Problem: Streaming not working
Symptoms:
- No chunks received
- All content at once
- Connection hanging
Checklist:
- Using
stream: trueoption - Using async iteration properly
- Not buffering the entire response
- Handling stream errors
Example fix:
try {
const stream = await client.messages.create({
stream: true,
// ...
});
for await (const event of stream) {
if (event.type === 'content_block_delta') {
process.stdout.write(event.delta.text);
}
}
} catch (e) {
console.error('Stream error:', e);
}
Problem: Tool/function calls failing
Symptoms:
- Model doesn’t call tools
- Wrong tool called
- Invalid arguments
Fixes:
- Better tool descriptions:
{
name: "search_docs",
description: `Search internal documentation.

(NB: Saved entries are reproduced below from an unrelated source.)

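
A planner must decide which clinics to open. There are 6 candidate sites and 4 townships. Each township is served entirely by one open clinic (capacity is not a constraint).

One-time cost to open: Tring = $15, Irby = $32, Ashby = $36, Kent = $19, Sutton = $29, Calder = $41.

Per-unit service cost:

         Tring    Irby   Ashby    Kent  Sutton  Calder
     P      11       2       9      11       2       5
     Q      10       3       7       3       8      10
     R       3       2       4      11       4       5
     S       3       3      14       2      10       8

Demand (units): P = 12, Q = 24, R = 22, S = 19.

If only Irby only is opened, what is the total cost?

Each township is assigned to its cheapest site among the open ones.
{Irby}: P→Irby 2·12=24, Q→Irby 3·24=72, R→Irby 2·22=44, S→Irby 3·19=57. Service 197; fixed 32; total 229.

Total cost: 229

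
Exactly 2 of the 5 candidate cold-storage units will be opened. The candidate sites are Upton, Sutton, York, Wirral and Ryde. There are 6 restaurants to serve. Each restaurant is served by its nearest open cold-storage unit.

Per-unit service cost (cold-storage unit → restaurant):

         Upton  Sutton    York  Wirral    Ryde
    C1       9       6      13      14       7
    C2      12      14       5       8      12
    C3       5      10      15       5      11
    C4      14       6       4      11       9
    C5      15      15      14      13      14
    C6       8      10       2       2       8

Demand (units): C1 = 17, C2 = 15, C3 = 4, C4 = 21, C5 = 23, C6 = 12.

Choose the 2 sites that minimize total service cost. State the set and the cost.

With exactly 2 open, each restaurant uses its cheapest among the chosen.
{Sutton, York}: C1→Sutton 6·17=102, C2→York 5·15=75, C3→Sutton 10·4=40, C4→York 4·21=84, C5→York 14·23=322, C6→York 2·12=24. Service cost 647.
{York, Ryde}: service cost 668
{Upton, York}: service cost 678
Among all 10 size-2 choices, {Sutton, York} is lowest.

Choose Sutton and York; total service cost 647.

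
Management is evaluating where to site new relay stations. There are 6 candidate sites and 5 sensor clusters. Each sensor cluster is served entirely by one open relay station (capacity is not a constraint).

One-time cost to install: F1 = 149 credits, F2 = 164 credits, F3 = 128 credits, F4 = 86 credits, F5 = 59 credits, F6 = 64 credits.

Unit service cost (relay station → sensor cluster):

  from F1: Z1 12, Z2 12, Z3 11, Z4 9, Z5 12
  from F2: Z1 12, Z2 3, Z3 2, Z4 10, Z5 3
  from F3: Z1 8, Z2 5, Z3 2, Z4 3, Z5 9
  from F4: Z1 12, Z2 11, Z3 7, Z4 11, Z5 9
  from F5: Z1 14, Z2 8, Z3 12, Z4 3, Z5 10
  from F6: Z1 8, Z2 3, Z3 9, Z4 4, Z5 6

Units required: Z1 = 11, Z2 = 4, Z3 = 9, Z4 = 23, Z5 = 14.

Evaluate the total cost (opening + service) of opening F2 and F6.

Total cost: 480

Each sensor cluster is assigned to its cheapest site among the open ones.
{F2, F6}: Z1→F6 8·11=88, Z2→F2 3·4=12, Z3→F2 2·9=18, Z4→F6 4·23=92, Z5→F2 3·14=42. Service 252; fixed 228; total 480.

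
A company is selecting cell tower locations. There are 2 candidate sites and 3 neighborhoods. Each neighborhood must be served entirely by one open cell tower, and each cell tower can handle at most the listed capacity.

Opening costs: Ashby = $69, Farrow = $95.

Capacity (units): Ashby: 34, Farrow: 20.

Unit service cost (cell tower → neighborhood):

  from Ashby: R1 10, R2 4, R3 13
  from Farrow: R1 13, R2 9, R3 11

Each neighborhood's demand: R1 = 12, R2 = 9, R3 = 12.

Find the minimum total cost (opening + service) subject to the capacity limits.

Open {Ashby}: R1→Ashby 10·12=120, R2→Ashby 4·9=36, R3→Ashby 13·12=156.
Loads: Ashby carries 33/34. Service 312; fixed 69; total 381.
Next best feasible plan costs 452.

Minimum total cost: 381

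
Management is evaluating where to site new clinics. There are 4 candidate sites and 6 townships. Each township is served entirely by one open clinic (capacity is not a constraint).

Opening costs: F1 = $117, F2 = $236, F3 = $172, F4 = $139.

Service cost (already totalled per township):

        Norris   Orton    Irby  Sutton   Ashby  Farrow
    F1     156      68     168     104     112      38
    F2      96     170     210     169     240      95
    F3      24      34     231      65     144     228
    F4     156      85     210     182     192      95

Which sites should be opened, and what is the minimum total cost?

Open F1 and F3; minimum total cost 730.

For any fixed open set, each township goes to its cheapest open site; total = fixed + service.
{F1, F3}: Norris→F3 24, Orton→F3 34, Irby→F1 168, Sutton→F3 65, Ashby→F1 112, Farrow→F1 38. Service 441; fixed 289; total 730.
{F1}: Norris→F1 156, Orton→F1 68, Irby→F1 168, Sutton→F1 104, Ashby→F1 112, Farrow→F1 38. Service 646; fixed 117; total 763.
{F1, F3, F4}: Norris→F3 24, Orton→F3 34, Irby→F1 168, Sutton→F3 65, Ashby→F1 112, Farrow→F1 38. Service 441; fixed 428; total 869.
{F1, F2, F3, F4}: Norris→F3 24, Orton→F3 34, Irby→F1 168, Sutton→F3 65, Ashby→F1 112, Farrow→F1 38. Service 441; fixed 664; total 1105.
No other subset beats 730.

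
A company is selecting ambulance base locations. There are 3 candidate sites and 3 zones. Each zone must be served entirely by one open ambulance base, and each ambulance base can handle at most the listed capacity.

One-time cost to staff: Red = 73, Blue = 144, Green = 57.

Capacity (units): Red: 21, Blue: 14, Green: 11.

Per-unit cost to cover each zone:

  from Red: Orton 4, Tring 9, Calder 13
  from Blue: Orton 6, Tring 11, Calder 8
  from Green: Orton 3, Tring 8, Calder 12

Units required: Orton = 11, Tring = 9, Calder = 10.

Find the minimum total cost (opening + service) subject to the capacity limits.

Open {Red, Green}: Orton→Green 3·11=33, Tring→Red 9·9=81, Calder→Red 13·10=130.
Loads: Red carries 19/21, Green carries 11/11. Service 244; fixed 130; total 374.
Next best feasible plan costs 375.

Minimum total cost: 374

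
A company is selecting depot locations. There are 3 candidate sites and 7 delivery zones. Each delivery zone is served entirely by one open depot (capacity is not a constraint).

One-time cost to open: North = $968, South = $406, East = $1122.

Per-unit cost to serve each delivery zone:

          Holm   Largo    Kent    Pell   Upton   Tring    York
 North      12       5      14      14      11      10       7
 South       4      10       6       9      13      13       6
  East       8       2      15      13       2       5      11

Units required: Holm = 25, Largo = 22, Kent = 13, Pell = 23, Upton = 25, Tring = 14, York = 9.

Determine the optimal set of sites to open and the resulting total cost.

For any fixed open set, each delivery zone goes to its cheapest open site; total = fixed + service.
{South}: Holm→South 4·25=100, Largo→South 10·22=220, Kent→South 6·13=78, Pell→South 9·23=207, Upton→South 13·25=325, Tring→South 13·14=182, York→South 6·9=54. Service 1166; fixed 406; total 1572.
{East}: Holm→East 8·25=200, Largo→East 2·22=44, Kent→East 15·13=195, Pell→East 13·23=299, Upton→East 2·25=50, Tring→East 5·14=70, York→East 11·9=99. Service 957; fixed 1122; total 2079.
{South, East}: Holm→South 4·25=100, Largo→East 2·22=44, Kent→South 6·13=78, Pell→South 9·23=207, Upton→East 2·25=50, Tring→East 5·14=70, York→South 6·9=54. Service 603; fixed 1528; total 2131.
{North, South, East}: Holm→South 4·25=100, Largo→East 2·22=44, Kent→South 6·13=78, Pell→South 9·23=207, Upton→East 2·25=50, Tring→East 5·14=70, York→South 6·9=54. Service 603; fixed 2496; total 3099.
No other subset beats 1572.

Open South only; minimum total cost 1572.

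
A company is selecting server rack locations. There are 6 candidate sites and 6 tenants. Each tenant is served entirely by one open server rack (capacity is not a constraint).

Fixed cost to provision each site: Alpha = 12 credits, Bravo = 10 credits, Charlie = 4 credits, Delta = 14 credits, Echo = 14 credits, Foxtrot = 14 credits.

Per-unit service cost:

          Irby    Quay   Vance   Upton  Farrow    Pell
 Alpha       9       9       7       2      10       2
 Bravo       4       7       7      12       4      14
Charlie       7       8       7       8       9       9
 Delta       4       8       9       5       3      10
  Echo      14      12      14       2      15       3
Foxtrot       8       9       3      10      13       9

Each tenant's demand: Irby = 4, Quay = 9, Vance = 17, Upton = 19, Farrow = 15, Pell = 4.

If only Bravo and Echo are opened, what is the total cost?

Each tenant is assigned to its cheapest site among the open ones.
{Bravo, Echo}: Irby→Bravo 4·4=16, Quay→Bravo 7·9=63, Vance→Bravo 7·17=119, Upton→Echo 2·19=38, Farrow→Bravo 4·15=60, Pell→Echo 3·4=12. Service 308; fixed 24; total 332.

Total cost: 332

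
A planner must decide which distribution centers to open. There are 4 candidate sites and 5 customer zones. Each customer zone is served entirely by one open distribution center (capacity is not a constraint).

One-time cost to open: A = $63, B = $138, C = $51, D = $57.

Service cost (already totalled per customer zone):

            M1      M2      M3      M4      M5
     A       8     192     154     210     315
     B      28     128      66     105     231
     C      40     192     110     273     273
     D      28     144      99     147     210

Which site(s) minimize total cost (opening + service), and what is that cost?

Open D only; minimum total cost 685.

For any fixed open set, each customer zone goes to its cheapest open site; total = fixed + service.
{D}: M1→D 28, M2→D 144, M3→D 99, M4→D 147, M5→D 210. Service 628; fixed 57; total 685.
{B}: service 558 + fixed 138 = 696
{A, D}: service 608 + fixed 120 = 728
{A, B, C, D}: service 517 + fixed 309 = 826
No other subset beats 685.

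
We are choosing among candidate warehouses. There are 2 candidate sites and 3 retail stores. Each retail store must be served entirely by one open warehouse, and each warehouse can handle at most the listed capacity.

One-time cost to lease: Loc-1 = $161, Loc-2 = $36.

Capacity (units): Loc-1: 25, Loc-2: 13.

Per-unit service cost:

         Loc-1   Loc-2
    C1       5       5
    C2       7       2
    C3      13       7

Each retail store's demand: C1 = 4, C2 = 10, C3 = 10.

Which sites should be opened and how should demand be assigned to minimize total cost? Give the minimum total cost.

Minimum total cost: 357

Open {Loc-1, Loc-2}: C1→Loc-1 5·4=20, C2→Loc-1 7·10=70, C3→Loc-2 7·10=70.
Loads: Loc-1 carries 14/25, Loc-2 carries 10/13. Service 160; fixed 197; total 357.
Next best feasible plan costs 367.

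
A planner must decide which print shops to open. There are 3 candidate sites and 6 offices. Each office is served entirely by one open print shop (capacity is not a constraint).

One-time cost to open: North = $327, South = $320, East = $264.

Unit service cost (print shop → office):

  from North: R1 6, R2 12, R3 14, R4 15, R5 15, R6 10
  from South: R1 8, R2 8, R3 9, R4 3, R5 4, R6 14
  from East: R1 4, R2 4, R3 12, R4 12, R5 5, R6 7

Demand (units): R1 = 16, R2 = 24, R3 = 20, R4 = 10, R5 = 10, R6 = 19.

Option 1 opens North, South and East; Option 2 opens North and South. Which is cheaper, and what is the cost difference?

Option 1: {North, South, East}: R1→East 4·16=64, R2→East 4·24=96, R3→South 9·20=180, R4→South 3·10=30, R5→South 4·10=40, R6→East 7·19=133. Service 543; fixed 911; total 1454.
Option 2: {North, South}: R1→North 6·16=96, R2→South 8·24=192, R3→South 9·20=180, R4→South 3·10=30, R5→South 4·10=40, R6→North 10·19=190. Service 728; fixed 647; total 1375.
Difference: |1454 − 1375| = 79.

Option 2 is cheaper by 79.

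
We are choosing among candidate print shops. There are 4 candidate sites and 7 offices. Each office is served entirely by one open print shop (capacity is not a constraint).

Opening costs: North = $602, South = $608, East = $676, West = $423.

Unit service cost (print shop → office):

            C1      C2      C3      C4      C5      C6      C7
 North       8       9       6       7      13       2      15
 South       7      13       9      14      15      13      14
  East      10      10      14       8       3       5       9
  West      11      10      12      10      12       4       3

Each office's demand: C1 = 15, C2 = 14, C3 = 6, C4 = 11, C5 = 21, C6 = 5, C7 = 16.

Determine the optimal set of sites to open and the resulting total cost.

For any fixed open set, each office goes to its cheapest open site; total = fixed + service.
{West}: C1→West 11·15=165, C2→West 10·14=140, C3→West 12·6=72, C4→West 10·11=110, C5→West 12·21=252, C6→West 4·5=20, C7→West 3·16=48. Service 807; fixed 423; total 1230.
{East}: C1→East 10·15=150, C2→East 10·14=140, C3→East 14·6=84, C4→East 8·11=88, C5→East 3·21=63, C6→East 5·5=25, C7→East 9·16=144. Service 694; fixed 676; total 1370.
{North}: C1→North 8·15=120, C2→North 9·14=126, C3→North 6·6=36, C4→North 7·11=77, C5→North 13·21=273, C6→North 2·5=10, C7→North 15·16=240. Service 882; fixed 602; total 1484.
{North, South, East, West}: service 465 + fixed 2309 = 2774
No other subset beats 1230.

Open West only; minimum total cost 1230.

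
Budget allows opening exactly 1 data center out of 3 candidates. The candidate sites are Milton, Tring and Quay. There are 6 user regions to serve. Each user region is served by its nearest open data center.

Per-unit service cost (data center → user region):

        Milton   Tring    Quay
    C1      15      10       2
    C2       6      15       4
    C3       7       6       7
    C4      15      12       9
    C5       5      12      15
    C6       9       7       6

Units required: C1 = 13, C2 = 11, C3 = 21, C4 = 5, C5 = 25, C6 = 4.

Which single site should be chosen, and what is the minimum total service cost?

Choose Milton only; total service cost 644.

With exactly 1 open, each user region uses its cheapest among the chosen.
{Milton}: C1→Milton 15·13=195, C2→Milton 6·11=66, C3→Milton 7·21=147, C4→Milton 15·5=75, C5→Milton 5·25=125, C6→Milton 9·4=36. Service cost 644.
{Quay}: service cost 661
{Tring}: service cost 809
Among all 3 size-1 choices, {Milton} is lowest.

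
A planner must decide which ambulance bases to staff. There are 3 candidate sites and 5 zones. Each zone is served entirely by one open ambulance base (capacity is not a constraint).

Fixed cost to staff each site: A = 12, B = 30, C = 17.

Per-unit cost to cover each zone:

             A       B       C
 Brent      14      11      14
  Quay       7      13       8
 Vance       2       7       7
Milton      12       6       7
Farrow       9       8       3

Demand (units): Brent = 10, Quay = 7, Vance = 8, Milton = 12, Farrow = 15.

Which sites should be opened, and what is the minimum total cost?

Open A, B and C; minimum total cost 351.

For any fixed open set, each zone goes to its cheapest open site; total = fixed + service.
{A, B, C}: Brent→B 11·10=110, Quay→A 7·7=49, Vance→A 2·8=16, Milton→B 6·12=72, Farrow→C 3·15=45. Service 292; fixed 59; total 351.
{A, C}: Brent→A 14·10=140, Quay→A 7·7=49, Vance→A 2·8=16, Milton→C 7·12=84, Farrow→C 3·15=45. Service 334; fixed 29; total 363.
{B, C}: service 339 + fixed 47 = 386
{A}: Brent→A 14·10=140, Quay→A 7·7=49, Vance→A 2·8=16, Milton→A 12·12=144, Farrow→A 9·15=135. Service 484; fixed 12; total 496.
(All 7 nonempty subsets were checked; A, B and C is lowest.)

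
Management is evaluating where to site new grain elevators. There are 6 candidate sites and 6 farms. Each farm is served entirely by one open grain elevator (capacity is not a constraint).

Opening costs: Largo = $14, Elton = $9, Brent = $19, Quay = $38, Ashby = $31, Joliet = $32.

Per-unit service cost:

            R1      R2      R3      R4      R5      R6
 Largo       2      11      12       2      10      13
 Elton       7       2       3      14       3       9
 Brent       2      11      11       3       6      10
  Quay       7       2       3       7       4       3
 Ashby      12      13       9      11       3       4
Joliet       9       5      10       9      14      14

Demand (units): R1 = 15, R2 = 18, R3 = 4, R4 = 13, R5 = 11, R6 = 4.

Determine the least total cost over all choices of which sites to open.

For any fixed open set, each farm goes to its cheapest open site; total = fixed + service.
{Largo, Elton}: R1→Largo 2·15=30, R2→Elton 2·18=36, R3→Elton 3·4=12, R4→Largo 2·13=26, R5→Elton 3·11=33, R6→Elton 9·4=36. Service 173; fixed 23; total 196.
{Largo, Elton, Ashby}: service 153 + fixed 54 = 207
{Largo, Elton, Quay}: R1→Largo 2·15=30, R2→Elton 2·18=36, R3→Elton 3·4=12, R4→Largo 2·13=26, R5→Elton 3·11=33, R6→Quay 3·4=12. Service 149; fixed 61; total 210.
{Largo, Elton, Brent, Quay, Ashby, Joliet}: service 149 + fixed 143 = 292
No other subset beats 196.

Minimum total cost: 196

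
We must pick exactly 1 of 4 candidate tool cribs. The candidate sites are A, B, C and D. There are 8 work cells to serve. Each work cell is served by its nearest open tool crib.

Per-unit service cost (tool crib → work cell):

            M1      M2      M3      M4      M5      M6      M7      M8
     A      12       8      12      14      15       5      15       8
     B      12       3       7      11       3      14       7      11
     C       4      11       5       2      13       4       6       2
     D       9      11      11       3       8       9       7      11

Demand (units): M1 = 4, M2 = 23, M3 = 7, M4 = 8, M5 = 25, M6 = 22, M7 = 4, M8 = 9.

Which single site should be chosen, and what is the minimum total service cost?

With exactly 1 open, each work cell uses its cheapest among the chosen.
{B}: M1→B 12·4=48, M2→B 3·23=69, M3→B 7·7=49, M4→B 11·8=88, M5→B 3·25=75, M6→B 14·22=308, M7→B 7·4=28, M8→B 11·9=99. Service cost 764.
{C}: service cost 775
{D}: service cost 915
Among all 4 size-1 choices, {B} is lowest.

Choose B only; total service cost 764.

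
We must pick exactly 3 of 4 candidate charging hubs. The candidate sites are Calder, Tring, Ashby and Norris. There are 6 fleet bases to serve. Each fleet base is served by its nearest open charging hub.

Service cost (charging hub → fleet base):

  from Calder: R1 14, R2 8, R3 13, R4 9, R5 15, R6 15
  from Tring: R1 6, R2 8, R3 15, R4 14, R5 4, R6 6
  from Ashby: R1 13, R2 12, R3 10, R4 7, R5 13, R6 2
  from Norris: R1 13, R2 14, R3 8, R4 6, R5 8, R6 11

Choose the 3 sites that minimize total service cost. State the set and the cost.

With exactly 3 open, each fleet base uses its cheapest among the chosen.
{Tring, Ashby, Norris}: R1→Tring 6, R2→Tring 8, R3→Norris 8, R4→Norris 6, R5→Tring 4, R6→Ashby 2. Service cost 34.
{Calder, Tring, Ashby}: service cost 37
{Calder, Tring, Norris}: service cost 38
Among all 4 size-3 choices, {Tring, Ashby, Norris} is lowest.

Choose Tring, Ashby and Norris; total service cost 34.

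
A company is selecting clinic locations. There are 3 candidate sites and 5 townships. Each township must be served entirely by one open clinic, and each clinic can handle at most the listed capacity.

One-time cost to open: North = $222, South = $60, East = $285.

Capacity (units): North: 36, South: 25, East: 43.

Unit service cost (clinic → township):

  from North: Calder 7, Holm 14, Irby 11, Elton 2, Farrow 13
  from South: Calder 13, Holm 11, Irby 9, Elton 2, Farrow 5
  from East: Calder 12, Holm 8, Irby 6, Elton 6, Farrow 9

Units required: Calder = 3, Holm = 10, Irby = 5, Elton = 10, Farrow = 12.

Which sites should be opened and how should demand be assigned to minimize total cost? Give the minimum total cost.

Open {North, South}: Calder→North 7·3=21, Holm→South 11·10=110, Irby→North 11·5=55, Elton→North 2·10=20, Farrow→South 5·12=60.
Loads: North carries 18/36, South carries 22/25. Service 266; fixed 282; total 548.
Next best feasible plan costs 566.

Minimum total cost: 548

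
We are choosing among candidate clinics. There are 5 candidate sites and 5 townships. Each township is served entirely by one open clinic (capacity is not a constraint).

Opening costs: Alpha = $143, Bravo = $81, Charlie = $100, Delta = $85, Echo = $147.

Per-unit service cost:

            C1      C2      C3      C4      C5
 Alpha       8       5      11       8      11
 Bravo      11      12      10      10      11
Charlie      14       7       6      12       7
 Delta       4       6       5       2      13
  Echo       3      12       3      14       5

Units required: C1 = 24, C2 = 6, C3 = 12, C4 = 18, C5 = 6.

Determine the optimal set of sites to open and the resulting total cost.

Open Delta only; minimum total cost 391.

For any fixed open set, each township goes to its cheapest open site; total = fixed + service.
{Delta}: C1→Delta 4·24=96, C2→Delta 6·6=36, C3→Delta 5·12=60, C4→Delta 2·18=36, C5→Delta 13·6=78. Service 306; fixed 85; total 391.
{Delta, Echo}: C1→Echo 3·24=72, C2→Delta 6·6=36, C3→Echo 3·12=36, C4→Delta 2·18=36, C5→Echo 5·6=30. Service 210; fixed 232; total 442.
{Charlie, Delta}: C1→Delta 4·24=96, C2→Delta 6·6=36, C3→Delta 5·12=60, C4→Delta 2·18=36, C5→Charlie 7·6=42. Service 270; fixed 185; total 455.
{Alpha, Bravo, Charlie, Delta, Echo}: service 204 + fixed 556 = 760
No other subset beats 391.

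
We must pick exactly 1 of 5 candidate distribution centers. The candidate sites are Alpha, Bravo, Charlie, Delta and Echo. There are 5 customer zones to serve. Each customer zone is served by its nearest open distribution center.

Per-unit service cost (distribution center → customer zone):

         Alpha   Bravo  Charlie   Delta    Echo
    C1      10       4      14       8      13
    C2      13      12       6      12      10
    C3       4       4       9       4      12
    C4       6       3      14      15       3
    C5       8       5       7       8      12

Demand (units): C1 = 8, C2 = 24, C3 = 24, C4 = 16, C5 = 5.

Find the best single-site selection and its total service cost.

Choose Bravo only; total service cost 489.

With exactly 1 open, each customer zone uses its cheapest among the chosen.
{Bravo}: C1→Bravo 4·8=32, C2→Bravo 12·24=288, C3→Bravo 4·24=96, C4→Bravo 3·16=48, C5→Bravo 5·5=25. Service cost 489.
{Alpha}: service cost 624
{Delta}: service cost 728
Among all 5 size-1 choices, {Bravo} is lowest.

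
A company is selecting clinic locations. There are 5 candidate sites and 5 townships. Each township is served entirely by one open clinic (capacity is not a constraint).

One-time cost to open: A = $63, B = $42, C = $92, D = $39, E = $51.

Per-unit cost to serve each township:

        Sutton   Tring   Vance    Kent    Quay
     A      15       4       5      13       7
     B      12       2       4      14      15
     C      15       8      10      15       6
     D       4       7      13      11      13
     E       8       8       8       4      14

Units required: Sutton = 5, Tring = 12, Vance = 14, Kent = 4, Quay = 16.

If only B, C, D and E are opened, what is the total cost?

Total cost: 436

Each township is assigned to its cheapest site among the open ones.
{B, C, D, E}: Sutton→D 4·5=20, Tring→B 2·12=24, Vance→B 4·14=56, Kent→E 4·4=16, Quay→C 6·16=96. Service 212; fixed 224; total 436.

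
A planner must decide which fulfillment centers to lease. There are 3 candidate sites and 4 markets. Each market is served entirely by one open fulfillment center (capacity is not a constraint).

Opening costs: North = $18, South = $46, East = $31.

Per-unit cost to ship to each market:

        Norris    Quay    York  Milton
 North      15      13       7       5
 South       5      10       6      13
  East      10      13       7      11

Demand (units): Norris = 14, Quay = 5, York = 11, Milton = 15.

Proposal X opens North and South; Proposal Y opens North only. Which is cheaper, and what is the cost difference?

Proposal X is cheaper by 120.

Proposal X: {North, South}: Norris→South 5·14=70, Quay→South 10·5=50, York→South 6·11=66, Milton→North 5·15=75. Service 261; fixed 64; total 325.
Proposal Y: {North}: Norris→North 15·14=210, Quay→North 13·5=65, York→North 7·11=77, Milton→North 5·15=75. Service 427; fixed 18; total 445.
Difference: |325 − 445| = 120.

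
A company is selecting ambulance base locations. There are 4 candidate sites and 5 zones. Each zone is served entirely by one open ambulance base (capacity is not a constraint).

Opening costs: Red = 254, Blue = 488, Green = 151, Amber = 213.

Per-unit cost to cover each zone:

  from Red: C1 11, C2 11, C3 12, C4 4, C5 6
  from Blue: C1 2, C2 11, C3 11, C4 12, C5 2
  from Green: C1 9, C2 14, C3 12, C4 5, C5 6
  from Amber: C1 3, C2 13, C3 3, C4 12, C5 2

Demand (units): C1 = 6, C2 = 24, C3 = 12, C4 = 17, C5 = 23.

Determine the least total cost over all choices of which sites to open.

Minimum total cost: 829

For any fixed open set, each zone goes to its cheapest open site; total = fixed + service.
{Amber}: C1→Amber 3·6=18, C2→Amber 13·24=312, C3→Amber 3·12=36, C4→Amber 12·17=204, C5→Amber 2·23=46. Service 616; fixed 213; total 829.
{Green, Amber}: service 497 + fixed 364 = 861
{Red, Amber}: service 432 + fixed 467 = 899
{Red, Blue, Green, Amber}: C1→Blue 2·6=12, C2→Red 11·24=264, C3→Amber 3·12=36, C4→Red 4·17=68, C5→Blue 2·23=46. Service 426; fixed 1106; total 1532.
No other subset beats 829.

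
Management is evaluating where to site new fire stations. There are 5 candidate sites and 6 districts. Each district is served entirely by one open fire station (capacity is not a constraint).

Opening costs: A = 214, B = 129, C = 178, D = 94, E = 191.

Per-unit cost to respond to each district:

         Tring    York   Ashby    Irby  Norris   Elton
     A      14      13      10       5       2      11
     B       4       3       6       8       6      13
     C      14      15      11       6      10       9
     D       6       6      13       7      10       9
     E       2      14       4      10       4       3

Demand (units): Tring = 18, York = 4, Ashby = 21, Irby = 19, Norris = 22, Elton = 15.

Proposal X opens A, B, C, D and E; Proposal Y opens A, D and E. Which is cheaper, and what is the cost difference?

Proposal X: {A, B, C, D, E}: Tring→E 2·18=36, York→B 3·4=12, Ashby→E 4·21=84, Irby→A 5·19=95, Norris→A 2·22=44, Elton→E 3·15=45. Service 316; fixed 806; total 1122.
Proposal Y: {A, D, E}: Tring→E 2·18=36, York→D 6·4=24, Ashby→E 4·21=84, Irby→A 5·19=95, Norris→A 2·22=44, Elton→E 3·15=45. Service 328; fixed 499; total 827.
Difference: |1122 − 827| = 295.

Proposal Y is cheaper by 295.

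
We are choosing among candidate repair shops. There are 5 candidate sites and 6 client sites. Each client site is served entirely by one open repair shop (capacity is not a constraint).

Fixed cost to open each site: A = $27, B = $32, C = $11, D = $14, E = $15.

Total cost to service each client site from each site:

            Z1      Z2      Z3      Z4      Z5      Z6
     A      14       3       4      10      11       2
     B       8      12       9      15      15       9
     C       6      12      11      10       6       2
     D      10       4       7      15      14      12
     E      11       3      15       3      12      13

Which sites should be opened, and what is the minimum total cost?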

Use this when user asks about: company policies,
technical specs, or internal processes.
Do NOT use for general knowledge questions.`,
input_schema: {
// Be explicit about expected values
}
}
- Validate tool calls:
function validateToolCall(call: ToolCall): boolean {
const tool = tools.find(t => t.name === call.name);
if (!tool) return false;
// Validate arguments against schema
return validateSchema(call.arguments, tool.input_schema);
}
- Handle gracefully:
if (!validateToolCall(call)) {
// Ask for clarification instead of crashing
return "I wasn't able to understand that request. Could you rephrase?";
}
Quick Fixes Cheat Sheet
| Problem | First thing to try |
|---|---|
| Generic responses | Add more context to prompt |
| Hallucinations | Include actual docs in prompt |
| Ignores instructions | Move instructions to start AND end |
| Code bugs | Specify exact versions |
| Rate limits | Add exponential backoff |
| Context exceeded | Truncate or summarize input |
| Slow responses | Use streaming |
| High costs | Route to cheaper models |
| Inconsistent format | Use structured output tools |
| Tool calls failing | Improve tool descriptions |
When to Give Up
Sometimes the AI just can’t do what you want. Signs to try a different approach:
- Same error after 5+ different prompts
- Error rate above 30% even with good prompts
- Task requires real-time information
- Task requires guaranteed correctness
- Cost per task exceeds value of task
Alternatives to consider:
- Traditional programming
- Different AI model
- Human in the loop
- Hybrid approach (AI assists, human decides)
Remember: If you’ve been debugging the same AI issue for an hour, take a break. Fresh eyes often spot what tired eyes miss.